Two gunshots rang out.
Bastet grinned. “You know, it just might be a fight. I’ll take a look.” She stood up and vanished in a soft swirling of aether.
Taziri set down her hose and nozzle and began rolling up her left sleeve to uncover her brace. The bright aluminum wrapping around her forearm gleamed in the morning sunlight. She released the top plate and the small revolver popped up with a soft hiss and the trigger mechanism swung around into her left palm so she could fire it one-handed. When she had first used the original tool tube as a makeshift flare cannon and shotgun, she’d told herself that she was just improvising. But only a few months later she had decided to build the custom revolver attachment for the brace. Not to be worn every day, of course, and never around the house. But on business trips or when working late nights because, well, even a city as civilized as Tingis had its dangers for a woman walking alone in the dark.
Bastet swung into view around the end of the last freight car. “You might want to come see this!”
Taziri jogged to the end of the line and looked out over the train platform and saw two figures running toward the end of the rail yard. The first was a hawk-faced woman in a white jacket with a patch over one eye and a sword in her arms.
Why does she look familiar?
The second runner was a young man with a stubbly scalp, a black leather jacket, and a matte black revolver in his hand.
Well, I know why he looks familiar.
Taziri stepped out from the freight cars and raised her empty hand. “Hello Kenan!”
Both of them slowed to a jog as they looked for the source of the cry, and then seeing the Mazigh woman, they jumped down off the platform and hurried across the gravel yard.
“Captain?” Kenan hustled forward, his face shining with sweat. “You?
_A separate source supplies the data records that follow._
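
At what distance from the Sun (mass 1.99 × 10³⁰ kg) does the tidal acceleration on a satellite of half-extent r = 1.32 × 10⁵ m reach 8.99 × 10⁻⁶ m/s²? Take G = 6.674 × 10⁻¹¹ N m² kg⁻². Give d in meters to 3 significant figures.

1.57 × 10¹⁰ m

2GMr/d³ = a_tidal  ⇒  d = (2GMr / a_tidal)^(1/3)
d = (2 × 6.674×10⁻¹¹ × (1.99 × 10³⁰) × (1.32 × 10⁵) / (8.99 × 10⁻⁶))^(1/3)
  = 1.57 × 10¹⁰ m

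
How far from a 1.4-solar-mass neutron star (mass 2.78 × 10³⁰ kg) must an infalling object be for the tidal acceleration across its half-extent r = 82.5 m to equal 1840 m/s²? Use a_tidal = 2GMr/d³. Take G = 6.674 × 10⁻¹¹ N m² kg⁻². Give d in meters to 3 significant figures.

2GMr/d³ = a_tidal  ⇒  d = (2GMr / a_tidal)^(1/3)
d = (2 × 6.674×10⁻¹¹ × (2.78 × 10³⁰) × (82.5) / (1840))^(1/3)
  = 2.55 × 10⁶ m

2.55 × 10⁶ m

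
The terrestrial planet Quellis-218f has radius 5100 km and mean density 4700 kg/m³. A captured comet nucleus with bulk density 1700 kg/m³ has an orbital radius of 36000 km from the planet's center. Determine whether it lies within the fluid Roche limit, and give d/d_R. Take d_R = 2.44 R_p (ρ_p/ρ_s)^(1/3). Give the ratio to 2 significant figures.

outside; d/d_R ≈ 2.1

d_R = 2.44 × (5100 km) × (4700/1700)^(1/3) = 17470 km
d/d_R = (36000) / (17470) = 2.1
Since d/d_R > 1, the body is outside the Roche limit.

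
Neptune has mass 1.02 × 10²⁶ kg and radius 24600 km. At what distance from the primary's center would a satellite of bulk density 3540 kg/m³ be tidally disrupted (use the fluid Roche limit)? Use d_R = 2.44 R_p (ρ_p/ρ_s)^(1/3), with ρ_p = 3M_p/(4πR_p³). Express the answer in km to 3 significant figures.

46400 km

ρ_p = 3M_p/(4πR_p³) = 3 × (1.02 × 10²⁶) / (4π × (2.46 × 10⁷ m)³) = 1640 kg/m³
d_R = 2.44 × 24600 km × (1640/3540)^(1/3)
    = 46400 km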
You’re the one who sent the guide?”
“Guide? What guide?” Taziri swung her gun-arm to the woman in white. “Who’s your friend?”
“This is Shifrah,” he said. “You wouldn’t know her, she’s from the east.”
“Oh, I know her.” Taziri nodded.
I couldn’t forget that face. I guess she didn’t spend too much time in jail after all.
The one-eyed woman frowned, then glared. “You!”
“You’ve met?” Kenan asked.
“Your captain here tried to blow me up,” Shifrah said.
“Your girlfriend here tried to hijack the Halcyon. The first Halcyon,” Taziri said. “Back in Arafez during the riots.”
Kenan blinked. “Well, we can chat about that later. We have the sword used to kill Don Lorenzo, and the killer is chasing us with quite a few of his angry friends. Is this your locomotive? We need to go, right now. The guide said we could leave from here.”
“What guide?” Taziri said. Frowning, she lowered her gun, but kept an eye on the woman in white.
“The guide,” Kenan sputtered. “The big black guy with the magical disappearing act?”
“Anubis!” Bastet stepped out from behind the freight car. “Anubis came to you? He told you to come here?”
“Yes, right, Anubis. That’s him.” Kenan nodded.
“Idiot!” Bastet kicked a pile of gravel across the yard. The stones flew over the rail lines and crackled against the old train station like gunfire. “I sent him to help the others. Mirari and Tycho. Not you. That big idiot!”
“What?” Taziri’s gaze wandered up to the platform again. There was a dust cloud rising behind the little train station office, and a vague chorus of angry voices echoed across the streets. “Is Anubis the cousin you went to visit last night? What did you tell him to do?”